Faulkner’s novel As I Lay Dying is innovative both in style and in structure. One could easily choose many passages from the book to demonstrate Faulkner’s artistry as a writer. The following passage, written from the perspective of Dewey Dell’s point of view, is as good an example as any (the sentences have been numbered to make the analysis easier to follow):
 The crest, the trees, the roof of the house stand against the sky.  The cow nuzzles at me, moaning.  Then the dead, hot, pale air breathes on my face again.  He could fix it all right, if he just would.  And he dont even know it.  He could do everything for me if he just knowed it.  The cow breathes upon my hips and back, her breath warm, sweet, stertorous, moaning.  The sky lies flat down the slope, upon the secret clumps.  Beyond the hill sheet-lightning stains upward and fades.  The dead air shapes the dead earth in the dead darkness, further away than seeing shapes the dead earth.

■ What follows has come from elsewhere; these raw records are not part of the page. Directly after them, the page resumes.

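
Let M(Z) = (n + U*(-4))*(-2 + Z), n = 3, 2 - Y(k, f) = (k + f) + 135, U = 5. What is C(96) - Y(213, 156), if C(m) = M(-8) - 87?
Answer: 585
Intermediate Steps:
Y(k, f) = -133 - f - k (Y(k, f) = 2 - ((k + f) + 135) = 2 - ((f + k) + 135) = 2 - (135 + f + k) = 2 + (-135 - f - k) = -133 - f - k)
M(Z) = 34 - 17*Z (M(Z) = (3 + 5*(-4))*(-2 + Z) = (3 - 20)*(-2 + Z) = -17*(-2 + Z) = 34 - 17*Z)
C(m) = 83 (C(m) = (34 - 17*(-8)) - 87 = (34 + 136) - 87 = 170 - 87 = 83)
C(96) - Y(213, 156) = 83 - (-133 - 1*156 - 1*213) = 83 - (-133 - 156 - 213) = 83 - 1*(-502) = 83 + 502 = 585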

Here are some reasons that this piece of writing can be considered artistically effective:
- In sentence 1, the list of adjectives adds to the rhythm of the sentence, while the delayed introduction of the verb creates a kind of suspense. The man-made house is juxtaposed here with the natural background.
- Sentence 2 is quite short after the significantly longer first sentence. Faulkner thus creates variety in sentence length so that the writing does not seem monotonous and predictable. The verb “nuzzles” is vivid and evocative. The word “moaning” almost imitates the sound it describes.
- In sentence 3, Faulkner uses another series of three linked words. In the first sentence, the sentence had consisted of nouns; here it consists of adjectives. The word “breathes” is a metaphor to describe the air and in fact it personifies the air.
- In sentence 4, we move from a description of the external world to a statement of Dewey Dell’s inner thoughts. Her language is appropriately simple, since her character is simple.
- Sentence 5 is a fragment and is thus appropriate to Dewey Dell’s fragmented thinking at this point.
- Sentence 6, especially in the word “knowed,” is appropriately colloquial in its use of regional dialect.
- Sentence 7 is the kind of Faulknerian sentence that sometimes puzzles critics. Would Dewey Dell really know the word “stertorous,” or is this an example of Faulkner’s own learned, “poetic” language inserting itself inappropriately? Some readers enjoy this often lofty quality of Faulkner’s style; others do not.
- Sentence 8 uses alliteration (repetition of consonant sounds) and assonance (repetition of vowel sounds) quite effectively to help create a very vivid picture.
- In sentence 9, the very “stains” is very striking and memorable.
- In sentence 10, the reiterated use of “dead” not only emphasizes a main theme of the book but also gives this particular sentence a kind of darkly lyrical quality, almost as if it were a chant.